|M.Sc Student||Meir Hagar|
|Subject||Oak: Off-Heap Allocated Keys Big Data Analytics|
|Department||Department of Electrical Engineering||Supervisor||Professor Idit Keidar|
|Full Thesis text|
We present Oak (Off-heap Allocated Keys), a scalable concurrent key-value map designed for real-time big data analytics. Oak offloads the data from the virtual machine heap in managed-memory languages like Java, thereby reducing garbage collection overheads.
Oak is optimized for big keys and values and for frequent incremental maintenance
of existing values, as prevalent in streaming analytics use cases. To this end, it adopts
a zero-copy approach to data update and retrieval, e.g., through concurrent update-in-place. Oak's API is similar to that of Java's ConcurrentNavigableMap with adjustments for efficient zero-copy implementation. It provides strong (atomic) semantics for read, write, and various read-modify-write operations, such as compute (in-situ update) and put-if-absent, as well as (non-atomic) ascending and descending iterators.

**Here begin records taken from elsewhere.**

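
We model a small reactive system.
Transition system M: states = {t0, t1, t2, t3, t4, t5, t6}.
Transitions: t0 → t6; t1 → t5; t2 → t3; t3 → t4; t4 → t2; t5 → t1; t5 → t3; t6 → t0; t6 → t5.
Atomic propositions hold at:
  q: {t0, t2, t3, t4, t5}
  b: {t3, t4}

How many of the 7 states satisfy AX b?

2

Sat(AX b) = {s : every successor in {t3, t4}} = {t2, t3}
|Sat(AX b)| = |{t2, t3}| = 2.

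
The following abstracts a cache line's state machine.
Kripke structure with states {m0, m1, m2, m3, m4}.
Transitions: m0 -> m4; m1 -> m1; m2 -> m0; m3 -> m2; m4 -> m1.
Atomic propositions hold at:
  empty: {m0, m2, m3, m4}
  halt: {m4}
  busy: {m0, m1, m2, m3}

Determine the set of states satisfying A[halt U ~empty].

Sat(~empty) = {m1}
A[halt U ~empty]: least fixpoint, start Z0 = Sat(~empty) = {m1}, add states in Sat(halt) with every successor in Z. Z1 = {m1, m4}; fixed.
Sat(A[halt U ~empty]) = {m1, m4}

{m1, m4}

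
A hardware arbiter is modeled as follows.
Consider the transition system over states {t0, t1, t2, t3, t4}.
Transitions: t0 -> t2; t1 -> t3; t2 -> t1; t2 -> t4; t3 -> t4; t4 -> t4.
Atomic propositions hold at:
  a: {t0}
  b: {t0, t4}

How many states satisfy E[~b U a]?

Sat(~b) = {t1, t2, t3}
E[~b U a]: least fixpoint, start Z0 = Sat(a) = {t0}, add states in Sat(~b) with some successor in Z. Already a fixed point.
Sat(E[~b U a]) = {t0}
|Sat(E[~b U a])| = |{t0}| = 1.

1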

We provide proof of Oak's correctness, by identifying linearization points for all operations, so that concurrent operations appear to execute in the order of their linearization points. We further report on our experiments which show that Oak is faster by 1.3-4.8x than the currently standard concurrent KV-map, the Java ConcurrentSkipListMap. In addition, our results demonstrate that off-heap allocation is beneficial in scenarios with conditional updates of large values.
Our industrial partners are integrating Oak as the core data index in the popular Apache Druid in-memory analytics platform. This integration is beyond the scope of this thesis.